Created in the wake of the Sept. 11, 2001, terrorist attacks, the TRIA program requires insurers to offer affordable coverage against acts of terrorism, but provides for upfront federal funds to help cover losses in the event of a catastrophic attack. Taxpayers are protected by a recoupment provision that reimburses the government over time at 133 percent.
“TRIA has allowed businesses and communities across the country to obtain coverage that would otherwise be unavailable,” Grande said. “Development ground to a halt in the wake of 9/11 as lenders demanded coverage insurers couldn’t provide, costing billions of dollars and tens of thousands of jobs. With TRIA in place, we now see more than 60 percent of businesses across the country purchasing terrorism coverage.”
Introduced by Rep. Randy Neugebauer, R-Texas, chairman of the Insurance and Housing Subcommittee, the bill would extend the TRIA program for five years, increase the insurer co-pay to 20 percent, and create a new program bifurcation for nuclear, biological, chemical, or radiological type of attacks. This legislation also increases the program’s trigger from $100 million to $500 million.
“There are significant differences between this bill and the legislation passed by the Senate Banking Committee, and NAMIC is eager to work with lawmakers to address our concerns during the legislative process,” Grande said. “The dramatic increase in the trigger is an unacceptable change in the program that will have a punitive impact on smaller, regional, and niche insurers and their policyholders. Increasing the program trigger does not accomplish any of the stated objectives of the TRIA program’s critics – namely, it does not reduce taxpayer exposure or shift more of the risk to the private sector. Rather it will serve to either concentrate risk or reduce overall take-up rates as smaller and medium-sized insurers are forced from the program.”

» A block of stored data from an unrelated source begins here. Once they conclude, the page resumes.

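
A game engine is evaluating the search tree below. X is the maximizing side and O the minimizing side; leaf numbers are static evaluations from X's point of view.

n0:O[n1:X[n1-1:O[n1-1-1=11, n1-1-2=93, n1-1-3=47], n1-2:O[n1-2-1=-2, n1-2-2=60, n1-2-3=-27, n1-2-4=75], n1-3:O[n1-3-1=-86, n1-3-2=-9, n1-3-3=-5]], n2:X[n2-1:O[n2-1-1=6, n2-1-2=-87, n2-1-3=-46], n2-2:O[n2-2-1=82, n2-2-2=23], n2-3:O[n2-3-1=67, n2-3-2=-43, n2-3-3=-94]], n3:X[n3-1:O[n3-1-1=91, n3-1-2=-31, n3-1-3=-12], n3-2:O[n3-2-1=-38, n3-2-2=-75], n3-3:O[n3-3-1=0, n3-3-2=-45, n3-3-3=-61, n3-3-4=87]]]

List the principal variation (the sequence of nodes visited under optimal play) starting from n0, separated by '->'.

n1-1 (O): min(11, 93, 47) = 11
n1-2 (O): min(-2, 60, -27, 75) = -27
n1-3 (O): min(-86, -9, -5) = -86
n1 (X): max(11, -27, -86) = 11
n2-1 (O): min(6, -87, -46) = -87
n2-2 (O): min(82, 23) = 23
n2-3 (O): min(67, -43, -94) = -94
n2 (X): max(-87, 23, -94) = 23
n3-1 (O): min(91, -31, -12) = -31
n3-2 (O): min(-38, -75) = -75
n3-3 (O): min(0, -45, -61, 87) = -61
n3 (X): max(-31, -75, -61) = -31
n0 (O): min(11, 23, -31) = -31
At n0, O picks n3 (lowest: -31).
At n3, X picks n3-1 (highest: -31).
At n3-1, O picks n3-1-2 (lowest: -31).
Terminal value -31.

n0 -> n3 -> n3-1 -> n3-1-2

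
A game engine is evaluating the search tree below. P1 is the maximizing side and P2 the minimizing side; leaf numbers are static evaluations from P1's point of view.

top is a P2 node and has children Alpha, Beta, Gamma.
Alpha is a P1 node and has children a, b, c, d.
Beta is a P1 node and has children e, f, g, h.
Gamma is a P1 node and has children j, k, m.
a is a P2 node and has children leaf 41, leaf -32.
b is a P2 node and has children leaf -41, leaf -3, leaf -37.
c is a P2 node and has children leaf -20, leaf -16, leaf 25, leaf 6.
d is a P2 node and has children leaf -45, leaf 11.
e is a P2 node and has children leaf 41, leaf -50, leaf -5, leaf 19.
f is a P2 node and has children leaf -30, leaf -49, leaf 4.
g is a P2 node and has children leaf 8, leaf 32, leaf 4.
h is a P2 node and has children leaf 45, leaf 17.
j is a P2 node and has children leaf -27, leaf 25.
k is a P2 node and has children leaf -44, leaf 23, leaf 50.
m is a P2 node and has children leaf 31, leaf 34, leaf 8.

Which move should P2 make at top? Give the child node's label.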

The Senate TRIA legislation extends the program for seven years, which would bring much greater certainty to the marketplace where building and construction projects regularly have planning cycles that are as many as 10 years. The TRIA program is set to expire at the end of the year, and insurers have been forced to alter their policies to exclude terrorism coverage if Congress fails to act.
“Extending TRIA should be a simple decision given the vocal support for the program from insurers, policyholders, and the communities they serve,” Grande said. “Members of Congress haven’t given themselves much time, and we strongly urge them to start work on this bill and ensure that terrorism coverage will be available next year for businesses and communities across the country.”